Nameless Butler: “I can’t cook under these conditions! The stress of 7 people demanding food is too much for me!”
Jade: “Then just leave! I will make sure you never work in this town again!”
Nameless Butler: “Please, don’t do that!”
Later, Jade went to a party and all she did was drink. I don’t blame her one bit.
Jez: “It’s like I am seeing you for the first time, Tyr. You really are one hot old man!”
Tyr: “If I wasn’t so tired, I’d show you what this old man could do.”
Jade: “Haven’t you brats left yet?”
Taffeta: “Mom! Stop calling us names!”
Damask: “Are you ever going to feed us?”
Damask: “Screw it. I am booking myself into the nearest resort.”
Taffeta: “Grandpa, now that I have my story, I might let you live. Your voice is music to my ears.”

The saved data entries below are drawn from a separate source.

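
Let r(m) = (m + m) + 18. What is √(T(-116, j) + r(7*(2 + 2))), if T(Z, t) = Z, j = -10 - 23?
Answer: I*√42 ≈ 6.4807*I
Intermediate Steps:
r(m) = 18 + 2*m (r(m) = 2*m + 18 = 18 + 2*m)
j = -33
√(T(-116, j) + r(7*(2 + 2))) = √(-116 + (18 + 2*(7*(2 + 2)))) = √(-116 + (18 + 2*(7*4))) = √(-116 + (18 + 2*28)) = √(-116 + (18 + 56)) = √(-116 + 74) = √(-42) = I*√42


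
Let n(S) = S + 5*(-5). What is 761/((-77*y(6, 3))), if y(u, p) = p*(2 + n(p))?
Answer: 761/4620 ≈ 0.16472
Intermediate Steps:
n(S) = -25 + S (n(S) = S - 25 = -25 + S)
y(u, p) = p*(-23 + p) (y(u, p) = p*(2 + (-25 + p)) = p*(-23 + p))
761/((-77*y(6, 3))) = 761/((-231*(-23 + 3))) = 761/((-231*(-20))) = 761/((-77*(-60))) = 761/4620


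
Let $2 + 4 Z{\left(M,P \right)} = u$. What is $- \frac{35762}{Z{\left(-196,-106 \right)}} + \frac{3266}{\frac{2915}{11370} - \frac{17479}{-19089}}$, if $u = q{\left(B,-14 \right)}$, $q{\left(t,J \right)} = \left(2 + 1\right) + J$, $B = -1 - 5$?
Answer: $\frac{434322015532}{31494749} \approx 13790.0$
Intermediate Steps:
$B = -6$
$q{\left(t,J \right)} = 3 + J$
$u = -11$ ($u = 3 - 14 = -11$)
$Z{\left(M,P \right)} = - \frac{13}{4}$ ($Z{\left(M,P \right)} = - \frac{1}{2} + \frac{1}{4} \left(-11\right) = - \frac{1}{2} - \frac{11}{4} = - \frac{13}{4}$)
$- \frac{35762}{Z{\left(-196,-106 \right)}} + \frac{3266}{\frac{2915}{11370} - \frac{17479}{-19089}} = - \frac{35762}{- \frac{13}{4}} + \frac{3266}{\frac{2915}{11370} - \frac{17479}{-19089}} = \left(-35762\right) \left(- \frac{4}{13}\right) + \frac{3266}{2915 \cdot \frac{1}{11370} - - \frac{2497}{2727}} = \frac{143048}{13} + \frac{3266}{\frac{583}{2274} + \frac{2497}{2727}} = \frac{143048}{13} + \frac{3266}{\frac{2422673}{2067066}} = \frac{143048}{13} + 3266 \cdot \frac{2067066}{2422673} = \frac{143048}{13} + \frac{6751037556}{2422673} = \frac{434322015532}{31494749}$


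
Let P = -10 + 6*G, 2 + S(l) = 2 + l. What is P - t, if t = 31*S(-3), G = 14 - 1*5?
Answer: 137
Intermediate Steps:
S(l) = l (S(l) = -2 + (2 + l) = l)
G = 9 (G = 14 - 5 = 9)
P = 44 (P = -10 + 6*9 = -10 + 54 = 44)
t = -93 (t = 31*(-3) = -93)
P - t = 44 - 1*(-93) = 44 + 93 = 137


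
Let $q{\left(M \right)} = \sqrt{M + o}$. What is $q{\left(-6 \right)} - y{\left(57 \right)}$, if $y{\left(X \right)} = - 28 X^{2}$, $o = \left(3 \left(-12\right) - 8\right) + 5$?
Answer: $90972 + 3 i \sqrt{5} \approx 90972.0 + 6.7082 i$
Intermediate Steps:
$o = -39$ ($o = \left(-36 - 8\right) + 5 = -44 + 5 = -39$)
$q{\left(M \right)} = \sqrt{-39 + M}$ ($q{\left(M \right)} = \sqrt{M - 39} = \sqrt{-39 + M}$)
$q{\left(-6 \right)} - y{\left(57 \right)} = \sqrt{-39 - 6} - - 28 \cdot 57^{2} = \sqrt{-45} - \left(-28\right) 3249 = 3 i \sqrt{5} - -90972 = 3 i \sqrt{5} + 90972 = 90972 + 3 i \sqrt{5}$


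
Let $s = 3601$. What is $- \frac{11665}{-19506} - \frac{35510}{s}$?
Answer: $- \frac{650652395}{70241106} \approx -9.2631$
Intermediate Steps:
$- \frac{11665}{-19506} - \frac{35510}{s} = - \frac{11665}{-19506} - \frac{35510}{3601} = \left(-11665\right) \left(- \frac{1}{19506}\right) - \frac{35510}{3601} = \frac{11665}{19506} - \frac{35510}{3601} = - \frac{650652395}{70241106}$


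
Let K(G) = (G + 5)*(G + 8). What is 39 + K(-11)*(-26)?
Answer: -429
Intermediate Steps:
K(G) = (5 + G)*(8 + G)
39 + K(-11)*(-26) = 39 + (40 + (-11)**2 + 13*(-11))*(-26) = 39 + (40 + 121 - 143)*(-26) = 39 + 18*(-26) = 39 - 468 = -429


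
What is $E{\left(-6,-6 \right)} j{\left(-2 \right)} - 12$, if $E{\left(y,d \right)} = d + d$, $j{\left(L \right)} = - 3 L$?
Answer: $-84$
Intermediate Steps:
$E{\left(y,d \right)} = 2 d$
$E{\left(-6,-6 \right)} j{\left(-2 \right)} - 12 = 2 \left(-6\right) \left(\left(-3\right) \left(-2\right)\right) - 12 = \left(-12\right) 6 - 12 = -72 - 12 = -84$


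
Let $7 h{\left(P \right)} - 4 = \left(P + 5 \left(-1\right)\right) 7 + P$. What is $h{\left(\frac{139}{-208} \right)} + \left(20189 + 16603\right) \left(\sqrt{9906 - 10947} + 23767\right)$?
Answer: $\frac{22735321929}{26} + 36792 i \sqrt{1041} \approx 8.7444 \cdot 10^{8} + 1.1871 \cdot 10^{6} i$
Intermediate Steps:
$h{\left(P \right)} = - \frac{31}{7} + \frac{8 P}{7}$ ($h{\left(P \right)} = \frac{4}{7} + \frac{\left(P + 5 \left(-1\right)\right) 7 + P}{7} = \frac{4}{7} + \frac{\left(P - 5\right) 7 + P}{7} = \frac{4}{7} + \frac{\left(-5 + P\right) 7 + P}{7} = \frac{4}{7} + \frac{\left(-35 + 7 P\right) + P}{7} = \frac{4}{7} + \frac{-35 + 8 P}{7} = \frac{4}{7} + \left(-5 + \frac{8 P}{7}\right) = - \frac{31}{7} + \frac{8 P}{7}$)
$h{\left(\frac{139}{-208} \right)} + \left(20189 + 16603\right) \left(\sqrt{9906 - 10947} + 23767\right) = \left(- \frac{31}{7} + \frac{8 \frac{139}{-208}}{7}\right) + \left(20189 + 16603\right) \left(\sqrt{9906 - 10947} + 23767\right) = \left(- \frac{31}{7} + \frac{8 \cdot 139 \left(- \frac{1}{208}\right)}{7}\right) + 36792 \left(\sqrt{-1041} + 23767\right) = \left(- \frac{31}{7} + \frac{8}{7} \left(- \frac{139}{208}\right)\right) + 36792 \left(i \sqrt{1041} + 23767\right) = \left(- \frac{31}{7} - \frac{139}{182}\right) + 36792 \left(23767 + i \sqrt{1041}\right) = - \frac{135}{26} + \left(874435464 + 36792 i \sqrt{1041}\right) = \frac{22735321929}{26} + 36792 i \sqrt{1041}$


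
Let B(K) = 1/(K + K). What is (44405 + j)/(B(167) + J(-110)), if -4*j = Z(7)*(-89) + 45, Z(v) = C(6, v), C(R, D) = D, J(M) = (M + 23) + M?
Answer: -14879533/65797 ≈ -226.14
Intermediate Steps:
J(M) = 23 + 2*M (J(M) = (23 + M) + M = 23 + 2*M)
B(K) = 1/(2*K)
Z(v) = v
j = 289/2 (j = -(7*(-89) + 45)/4 = -(-623 + 45)/4 = -1/4*(-578) = 289/2 ≈ 144.50)
(44405 + j)/(B(167) + J(-110)) = (44405 + 289/2)/((1/2)/167 + (23 + 2*(-110))) = 89099/(2*((1/2)*(1/167) + (23 - 220))) = 89099/(2*(1/334 - 197)) = 89099/(2*(-65797/334)) = (89099/2)*(-334/65797) = -14879533/65797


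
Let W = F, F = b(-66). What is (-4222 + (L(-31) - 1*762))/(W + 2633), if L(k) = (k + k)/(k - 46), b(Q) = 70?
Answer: -127902/69377 ≈ -1.8436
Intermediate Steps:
L(k) = 2*k/(-46 + k) (L(k) = (2*k)/(-46 + k) = 2*k/(-46 + k))
F = 70
W = 70
(-4222 + (L(-31) - 1*762))/(W + 2633) = (-4222 + (2*(-31)/(-46 - 31) - 1*762))/(70 + 2633) = (-4222 + (2*(-31)/(-77) - 762))/2703 = (-4222 + (2*(-31)*(-1/77) - 762))*(1/2703) = (-4222 + (62/77 - 762))*(1/2703) = (-4222 - 58612/77)*(1/2703) = -383706/77*1/2703 = -127902/69377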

Tyr: “…and the evil little girl was never heard from again. The End.”
Taffeta: “Hahaha! Grandpa you’re so funny! Everyone knows that evil little girls come back and kill the people that were mean to her!”
Taffeta: “I mean seriously, there is nowhere in the world that you could hide from me.. um. I mean evil little girls.
Try: “Boy, I sure am tired. Scoot along, Taff. I want my bed.”
Silk: “Why does Taffeta get awesome books, but you read me baby ones.”
Jade: “Taffeta is a disturbed individual. I shall shelter you from all that is bad in the world even if we both have to suffer through this baby drivel.”
Jade: “Now look at the damn pictures and then go to bed.”
Full moon bloom still sucks ass, but at least they are all asleep in their own beds for once.
Jade: “Albert! So nice of you to finally haunt!”
Albert: “You starved me.” *sobs*
Jade: “Actually, you starved yourself.”
Albert: “Honey! C’mere!”
Jade: “That was great fun, babe. I say we do this all the time.”
Albert: “Sounds like a plan to me!”
Albert: “What the hell happened to the kitchen?”
Jade: “The butler did it. I am slowly trying to cook all her left out shit.”
Albert: “I feel like I am going to re-die of starvation. I better help out and cook something too.”
Jade: “Re-die? Is that even a word?”
Albert: “It is now.”
Albert may really want to re-die if he chose to eat outside in the dead of winter.
Albert is eating outside. So, let’s see what ghost couple pops out of here.
Well, that was unexpected.
Jade went out to feed the chickens and play with the chicks.
Then fed Bessie and got some chocolate milk.
After getting a chocolate fix, she was able to tackle the dead trash compactor.
With the kids now gone, Jez was left to her own devices. No bedtime stories to read means that she can spend more time playing Need for Speed.
Caramel’s first appearance is at the science lab. He mostly worked and played guitar at work.
Jez killed the laptop. Jade had to fix it.
Jade: “I have to say this. With the kids gone, this place is boring as hell.”
I couldn’t agree more.
Jade: “Let’s get out of here guys!”
Next time, we will see them head off to the future and the EPIC surprise that is in store for us there. I had to cut this off here, because the family is sort of stuck in the future. The game freezes up when they try to come home. I am sure it has to do with going to the future with three people and trying to return with 20.
No fails means no updated scoring. The latest one on the scoring page still stands for now.